WM: What have you learned from the COVID-19 experience in terms of better reaching your clients?

SH: Things change over time and have changed even during the pandemic. We’re data focused. We have a data scientist on staff who's got a team of people as well. In marketing these days, you learn pretty quickly what's working and what's not. You can run an ad test on a digital ad and monitor in real time to see what's pulling and what is not. Clients have a lot on their plate right now. They are concerned about their health, about their loved ones, about their finances, the election. They're concerned about when life's going to return back to some normalcy. We have what we call the Personalized Learning Platform. The beta went live May 26, and the final was rolled out August 19. It's a highly automated tool using AI where one can input some of their specific information that leads them down a very customized path for information and education on what they really care about and what they want answers to.

WM.com: What have you learned recently about converting leads to clients digitally?

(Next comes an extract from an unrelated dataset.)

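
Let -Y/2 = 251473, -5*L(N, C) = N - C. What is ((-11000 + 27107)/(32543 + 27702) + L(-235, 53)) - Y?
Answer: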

SH: During the pandemic, we learned it takes longer in the digital space than it did beforehand to bring on clients. It’s about nurturing that client lead. When they first come into our stratosphere, they're not necessarily ready to set up an appointment with an advisor. They still want to learn more about us. There's a level of trust that still needs to be developed. We’ve gotten pretty good at our digital tools. Firms like Amazon do a fantastic job with matching customers with their needs, but most people have no idea who Allworth is. We serve up some sort of advertisement or something that is of interest to them. It might be regarding Social Security, it might be regarding Medicare, or required minimum distributions or tax changes that might pique their interest and get them to enter our system. From that point on, it's our job to nurture that prospective client to the point when they say, ‘I like Allworth. I trust Allworth. I'd like to take the next step and talk with an Allworth advisor. It could take months or longer to nurture that. Most firms look at leads as somebody who needs to be converted immediately. That's not our view. Our marketing engine and our digital platforms don’t just generate the lead. They take the customer to the point where she is comfortable enough to want to talk with an advisor.